In the wing known as the refectory, the main room is an eat-in kitchen with adjoining study whose island, dining table, and octagonal desk are all fabricated from white acrylic-substrate material. Each of these landmarks is paired with a skylight in the same size and shape. In the so-called salon wing, the signature is a fireplace located at the entrance of the master bedroom visible from both bed and bath. For another focus of attention, the salon’s automated sliding panels can be summoned for watching a projection or plasma screen.

In this apartment, movable surfaces embody Tonkin Liu’s clever contribution. Revisiting the oak-veneer panels, for example, they move aside to reveal storage, climate and lighting controls, a boiler, and, in the salon, even a guest bed. The wood grain also intimates usage. In the refectory, the panels feature a vertical oak grain, marking it as a standing space; oak grain in the salon wing runs horizontally.

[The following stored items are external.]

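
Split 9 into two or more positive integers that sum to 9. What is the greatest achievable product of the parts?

27

Define P[k] = max over 1≤i<k of i · max(k−i, P[k−i]); the inner max lets the remainder stay uncut if that's better.
P[2] = 1*max(1,0) = 1*1 = 1
P[3] = max(1*2, 2*1) = 2
P[4] = max(1*3, 2*2, 3*1) = 4
P[5] = max(1*4, 2*3, 3*2, 4*1) = 6
P[6] = max(1*6, 2*4, 3*3, 4*2, 5*1) = 9
P[7] = max(1*9, 2*6, 3*4, 4*3, 5*2, 6*1) = 12
P[8] = max(1*12, 2*9, 3*6, …, 6*2, 7*1) = 18
P[9] = max(1*18, 2*12, 3*9, …, 7*2, 8*1) = 27
One optimal split: 3 + 3 + 3; product 3*3*3 = 27.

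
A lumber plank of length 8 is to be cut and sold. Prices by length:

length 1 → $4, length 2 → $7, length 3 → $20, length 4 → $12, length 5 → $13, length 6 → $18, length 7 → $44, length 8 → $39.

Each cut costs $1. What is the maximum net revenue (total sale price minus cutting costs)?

Build v[k] bottom-up: v[k] = max over allowed piece i of (p[i] + v[k−i]) − 1 per cut.
v[1] = 4
v[2] = 7  (first piece 1, then v[1]=4)
v[3] = 20
v[4] = 23  (first piece 1, then v[3]=20)
v[5] = 26  (first piece 1, then v[4]=23)
v[6] = 39  (first piece 3, then v[3]=20)
v[7] = 44
v[8] = 47  (first piece 1, then v[7]=44)
One optimal plan: pieces 7 + 1 (1 cut) → $48 − $1 = $47.

47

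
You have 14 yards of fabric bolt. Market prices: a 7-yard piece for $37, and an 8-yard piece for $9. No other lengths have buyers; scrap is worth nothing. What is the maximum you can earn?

74

Consider every possible first cut. f[k] is the best of p[i]+f[k−i] over all sellable i≤k.
f[1] = 0
f[2] = 0
f[3] = 0
f[4] = 0
f[5] = 0
f[6] = 0
f[7] = 37
f[8] = max(37+0, 9+0) = 37
f[9] = max(37+0, 9+0) = 37
f[10] = max(37+0, 9+0) = 37
f[11] = max(37+0, 9+0) = 37
f[12] = max(37+0, 9+0) = 37
f[13] = max(37+0, 9+0) = 37
f[14] = max(37+37, 9+0) = 74
One optimal cutting: 7 + 7 → $74.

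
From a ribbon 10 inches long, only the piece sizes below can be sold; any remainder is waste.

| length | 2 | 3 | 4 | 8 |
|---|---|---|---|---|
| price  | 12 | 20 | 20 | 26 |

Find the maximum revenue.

Build best[k] bottom-up: best[k] = max over allowed piece i of (p[i] + best[k−i]).
best[1] = 0
best[2] = 12
best[3] = max(12+0, 20+0) = 20
best[4] = max(12+12, 20+0, 20+0) = 24
best[5] = max(12+20, 20+12, 20+0) = 32
best[6] = max(12+24, 20+20, 20+12) = 40
best[7] = max(12+32, 20+24, 20+20) = 44
best[8] = max(12+40, 20+32, 20+24, 26+0) = 52
best[9] = max(12+44, 20+40, 20+32, 26+0) = 60
best[10] = max(12+52, 20+44, 20+40, 26+12) = 64
One optimal cutting: 3 + 3 + 2 + 2 → ¢64.

64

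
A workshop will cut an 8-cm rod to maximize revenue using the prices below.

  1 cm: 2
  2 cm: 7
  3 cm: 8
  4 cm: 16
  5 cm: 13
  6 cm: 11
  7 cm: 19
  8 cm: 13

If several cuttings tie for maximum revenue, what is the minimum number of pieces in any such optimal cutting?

Consider every possible first cut. r[k] is the best of p[i]+r[k−i] over all sellable i≤k.
r[1] = 2
r[2] = 7
r[3] = 9  (first piece 1, then r[2]=7)
r[4] = 16
r[5] = 18  (first piece 1, then r[4]=16)
r[6] = 23  (first piece 2, then r[4]=16)
r[7] = 25  (first piece 1, then r[6]=23)
r[8] = 32  (first piece 4, then r[4]=16)
Maximum revenue is 32.
Now minimize piece count subject to staying optimal: for each k, pieces[k] = 1 + min over i with p[i]+r[k−i]=r[k] of pieces[k−i].
pieces[5] = 2
pieces[6] = 2
pieces[7] = 3
pieces[8] = 2

2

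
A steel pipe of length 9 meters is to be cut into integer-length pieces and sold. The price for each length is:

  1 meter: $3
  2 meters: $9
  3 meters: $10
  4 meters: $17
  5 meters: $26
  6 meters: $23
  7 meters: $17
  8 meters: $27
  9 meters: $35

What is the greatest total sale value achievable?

Consider every possible first cut. v[k] is the best of p[i]+v[k−i] over all sellable i≤k.
v[1] = 3
v[2] = 9
v[3] = 12  (first piece 1, then v[2]=9)
v[4] = 18  (first piece 2, then v[2]=9)
v[5] = 26
v[6] = 29  (first piece 1, then v[5]=26)
v[7] = 35  (first piece 2, then v[5]=26)
v[8] = 38  (first piece 1, then v[7]=35)
v[9] = 44  (first piece 2, then v[7]=35)
One optimal cutting: 5 + 2 + 2 → $26 + $9 + $9 = $44.

44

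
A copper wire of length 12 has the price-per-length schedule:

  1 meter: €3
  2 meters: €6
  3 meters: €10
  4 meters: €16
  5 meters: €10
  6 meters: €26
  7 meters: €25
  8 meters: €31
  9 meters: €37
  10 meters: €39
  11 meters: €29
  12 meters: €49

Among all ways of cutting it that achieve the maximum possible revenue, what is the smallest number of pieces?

2

Let r[k] be the best obtainable value from length k. For each k, try every first piece i and keep the best of price[i] + r[k−i].
r[1] = 3
r[2] = 6  (first piece 1, then r[1]=3)
r[3] = 10
r[4] = 16
r[5] = 19  (first piece 1, then r[4]=16)
r[6] = 26
r[7] = 29  (first piece 1, then r[6]=26)
r[8] = 32  (first piece 1, then r[7]=29)
r[9] = 37
r[10] = 42  (first piece 4, then r[6]=26)
r[11] = 45  (first piece 1, then r[10]=42)
r[12] = 52  (first piece 6, then r[6]=26)
Maximum revenue is €52.
Now minimize piece count subject to staying optimal: for each k, pieces[k] = 1 + min over i with p[i]+r[k−i]=r[k] of pieces[k−i].
pieces[9] = 1
pieces[10] = 2
pieces[11] = 3
pieces[12] = 2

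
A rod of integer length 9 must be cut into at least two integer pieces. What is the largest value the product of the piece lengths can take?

27

Let m[k] be the best product for length k (with at least one cut). For each first piece i, the rest contributes max(k−i, m[k−i]).
m[2] = 1·max(1,0) = 1·1 = 1
m[3] = 1·max(2,1) = 1·2 = 2
m[4] = 2·max(2,1) = 2·2 = 4
m[5] = 2·max(3,2) = 2·3 = 6
m[6] = 3·max(3,2) = 3·3 = 9
m[7] = 2·max(5,6) = 2·6 = 12
m[8] = 2·max(6,9) = 2·9 = 18
m[9] = 3·max(6,9) = 3·9 = 27
One optimal split: 3 + 3 + 3; product 3·3·3 = 27.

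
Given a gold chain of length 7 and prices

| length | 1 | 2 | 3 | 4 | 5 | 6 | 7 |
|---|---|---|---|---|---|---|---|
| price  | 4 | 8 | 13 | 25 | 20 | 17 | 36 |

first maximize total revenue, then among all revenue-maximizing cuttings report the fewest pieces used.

2

Let r[k] be the best obtainable value from length k. For each k, try every first piece i and keep the best of price[i] + r[k−i].
r[1] = 4
r[2] = max(4+4, 8+0) = 8
r[3] = max(4+8, 8+4, 13+0) = 13
r[4] = max(4+13, 8+8, 13+4, 25+0) = 25
r[5] = max(4+25, 8+13, 13+8, 25+4, 20+0) = 29
r[6] = max(4+29, 8+25, 13+13, 25+8, 20+4, 17+0) = 33
r[7] = max(4+33, 8+29, 13+25, …, 17+4, 36+0) = 38
Maximum revenue is $38.
Now minimize piece count subject to staying optimal: for each k, pieces[k] = 1 + min over i with p[i]+r[k−i]=r[k] of pieces[k−i].
pieces[4] = 1
pieces[5] = 2
pieces[6] = 2
pieces[7] = 2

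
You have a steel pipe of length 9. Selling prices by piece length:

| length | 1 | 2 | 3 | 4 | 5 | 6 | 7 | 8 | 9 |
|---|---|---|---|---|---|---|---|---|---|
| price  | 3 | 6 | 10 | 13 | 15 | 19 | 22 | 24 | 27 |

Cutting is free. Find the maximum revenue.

Build r[k] bottom-up: r[k] = max over allowed piece i of (p[i] + r[k−i]).
r[1] = 3
r[2] = max(3+3, 6+0) = 6
r[3] = max(3+6, 6+3, 10+0) = 10
r[4] = max(3+10, 6+6, 10+3, 13+0) = 13
r[5] = max(3+13, 6+10, 10+6, 13+3, 15+0) = 16
r[6] = max(3+16, 6+13, 10+10, 13+6, 15+3, 19+0) = 20
r[7] = max(3+20, 6+16, 10+13, …, 19+3, 22+0) = 23
r[8] = max(3+23, 6+20, 10+16, …, 22+3, 24+0) = 26
r[9] = max(3+26, 6+23, 10+20, …, 24+3, 27+0) = 30
One optimal cutting: 3 + 3 + 3 → $10 + $10 + $10 = $30.

30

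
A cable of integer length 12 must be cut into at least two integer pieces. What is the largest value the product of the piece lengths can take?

Let prod[k] be the best product for length k (with at least one cut). For each first piece i, the rest contributes max(k−i, prod[k−i]).
prod[2] = 1×max(1,0) = 1×1 = 1
prod[3] = max(1×2, 2×1) = 2
prod[4] = max(1×3, 2×2, 3×1) = 4
prod[5] = max(1×4, 2×3, 3×2, 4×1) = 6
prod[6] = max(1×6, 2×4, 3×3, 4×2, 5×1) = 9
prod[7] = max(1×9, 2×6, 3×4, 4×3, 5×2, 6×1) = 12
prod[8] = max(1×12, 2×9, 3×6, …, 6×2, 7×1) = 18
prod[9] = max(1×18, 2×12, 3×9, …, 7×2, 8×1) = 27
prod[10] = max(1×27, 2×18, 3×12, …, 8×2, 9×1) = 36
prod[11] = max(1×36, 2×27, 3×18, …, 9×2, 10×1) = 54
prod[12] = max(1×54, 2×36, 3×27, …, 10×2, 11×1) = 81
One optimal split: 3 + 3 + 3 + 3; product 3×3×3×3 = 81.

81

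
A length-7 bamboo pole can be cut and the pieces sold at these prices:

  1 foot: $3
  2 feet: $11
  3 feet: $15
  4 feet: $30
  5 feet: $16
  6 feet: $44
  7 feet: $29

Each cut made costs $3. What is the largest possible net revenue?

44

Consider every possible first cut. v[k] is the best of p[i]+v[k−i] over all sellable i≤k, charging 3 whenever i<k.
v[1] = 3
v[2] = 11
v[3] = 15
v[4] = 30
v[5] = 30  (first piece 1, then v[4]=30)
v[6] = 44
v[7] = 44  (first piece 1, then v[6]=44)
One optimal plan: pieces 6 + 1 (1 cut) → $47 − $3 = $44.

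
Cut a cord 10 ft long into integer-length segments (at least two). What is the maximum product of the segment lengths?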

The alcoves feature more smart surfaces. Doors on offset hinges can fold against the mansard roofline to provide uninterrupted views. Also consider the alcoves’ 3-millimeter-thick, white powder-coated aluminum panels featuring laser-cut perforations resembling a forest. Removing the panels from their magnetic mountings reveals a computer system that controls tiny apertures cut into the attic’s door and dormer windows and into the refectory’s three skylights. The computer opens and closes the flaps to orchestrate natural ventilation with the windy rooftop microclimate, adjusting interior temperature by stack effect.

In winter, the flaps work in concert with the flat radiators also concealed by the perforated panels: If a cold breeze passes through the largest perforations at the base of the aluminum panels, then that air is heated by the radiator and rises through the uppermost holes. Fire and life safety, exhaust ventilation, and speakers are all hidden there, too. So are strips of LEDs, which project color-changing lights through the panels at night.

For Grade II buildings, both interior and exterior changes require permission from English Heritage. Yet the organization did not think the attic of this 1928 apartment house contained anything worth keeping. Tonkin Liu rendered a remarkable transformation as a result, but by focusing on plan and the many screens that define it, this project could be dismantled relatively easily and patched into the condition in which servants had left it so many decades ago.